His behaviour to every one is exactly the same; he treats everybody, his young men, his colleagues, his academical superiors, with the same dry politeness and respect. He is never shy or flustered; he found one day here, staying with me, a somewhat rare species of visitor, a man of high political distinction, who came down to get a quiet Sunday to talk over an important article which I happened to be entrusted with. Meyrick's behaviour was unexceptionable: he was neither abrupt nor deferential; he was simply his unaffected, self-confident self.

I like seeing Meyrick at intervals, because, though he is not really a typical Don at all, he is exactly the sort of figure which would be selected as typical nowadays.

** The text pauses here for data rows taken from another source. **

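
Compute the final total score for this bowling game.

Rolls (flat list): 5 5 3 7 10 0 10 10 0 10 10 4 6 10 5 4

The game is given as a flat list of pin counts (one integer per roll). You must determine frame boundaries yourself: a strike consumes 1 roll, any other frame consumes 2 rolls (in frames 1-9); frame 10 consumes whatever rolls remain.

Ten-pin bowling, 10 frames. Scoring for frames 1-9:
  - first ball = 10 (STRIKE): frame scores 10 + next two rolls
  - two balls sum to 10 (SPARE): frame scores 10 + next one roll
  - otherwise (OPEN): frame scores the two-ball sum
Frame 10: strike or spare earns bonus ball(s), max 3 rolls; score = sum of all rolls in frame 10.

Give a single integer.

Answer: 181

Derivation:
Frame 1: SPARE (5+5=10). 10 + next roll (3) = 13. Cumulative: 13
Frame 2: SPARE (3+7=10). 10 + next roll (10) = 20. Cumulative: 33
Frame 3: STRIKE. 10 + next two rolls (0+10) = 20. Cumulative: 53
Frame 4: SPARE (0+10=10). 10 + next roll (10) = 20. Cumulative: 73
Frame 5: STRIKE. 10 + next two rolls (0+10) = 20. Cumulative: 93
Frame 6: SPARE (0+10=10). 10 + next roll (10) = 20. Cumulative: 113
Frame 7: STRIKE. 10 + next two rolls (4+6) = 20. Cumulative: 133
Frame 8: SPARE (4+6=10). 10 + next roll (10) = 20. Cumulative: 153
Frame 9: STRIKE. 10 + next two rolls (5+4) = 19. Cumulative: 172
Frame 10: OPEN. Sum of all frame-10 rolls (5+4) = 9. Cumulative: 181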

The days of the absent-minded, unkempt, slatternly, spectacled, owlish Don are over, and one has instead a brisk professional man, fond of business and ordered knowledge, who is not in the least a man of the world, but a curious variety of it, a man of a small and definite society who, on the strength of knowing a certain class, and of possessing a certain savoir faire, credits himself with a mundane position and enjoys his own self-respect.

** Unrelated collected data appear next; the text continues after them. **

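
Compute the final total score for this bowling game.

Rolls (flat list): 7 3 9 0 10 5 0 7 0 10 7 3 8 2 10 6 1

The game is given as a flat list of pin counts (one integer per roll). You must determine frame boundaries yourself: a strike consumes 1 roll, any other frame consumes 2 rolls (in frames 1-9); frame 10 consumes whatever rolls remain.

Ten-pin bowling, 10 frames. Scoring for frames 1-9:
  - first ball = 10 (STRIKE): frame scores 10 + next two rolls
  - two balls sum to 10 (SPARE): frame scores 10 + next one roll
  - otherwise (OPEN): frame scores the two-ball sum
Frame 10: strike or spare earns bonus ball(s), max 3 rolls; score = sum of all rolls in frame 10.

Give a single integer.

Frame 1: SPARE (7+3=10). 10 + next roll (9) = 19. Cumulative: 19
Frame 2: OPEN (9+0=9). Cumulative: 28
Frame 3: STRIKE. 10 + next two rolls (5+0) = 15. Cumulative: 43
Frame 4: OPEN (5+0=5). Cumulative: 48
Frame 5: OPEN (7+0=7). Cumulative: 55
Frame 6: STRIKE. 10 + next two rolls (7+3) = 20. Cumulative: 75
Frame 7: SPARE (7+3=10). 10 + next roll (8) = 18. Cumulative: 93
Frame 8: SPARE (8+2=10). 10 + next roll (10) = 20. Cumulative: 113
Frame 9: STRIKE. 10 + next two rolls (6+1) = 17. Cumulative: 130
Frame 10: OPEN. Sum of all frame-10 rolls (6+1) = 7. Cumulative: 137

Answer: 137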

But I should be very melancholy if I had to spend a long time in Meyrick's company. In the first place, his views on literature are directly opposed to mine. He has a kind of scheme in his head, and classifies writers into accurate groups. He seems to have no predilection and no admirations except for what he calls important writers. He has no personal interest in writers whatever. He can assign them their exact places in the development of English, but he never approaches an author with the reverential sense of drawing near to a mysterious and divine secret, but rather with a respect for technical accomplishment. In fact, his pleasure in dealing with an author is the pleasure of mastering him and classifying him. He puts a new book through its paces as a horse-dealer does with a horse; he observes his action, his strong and weak points, and then forms a business-like estimate of his worth.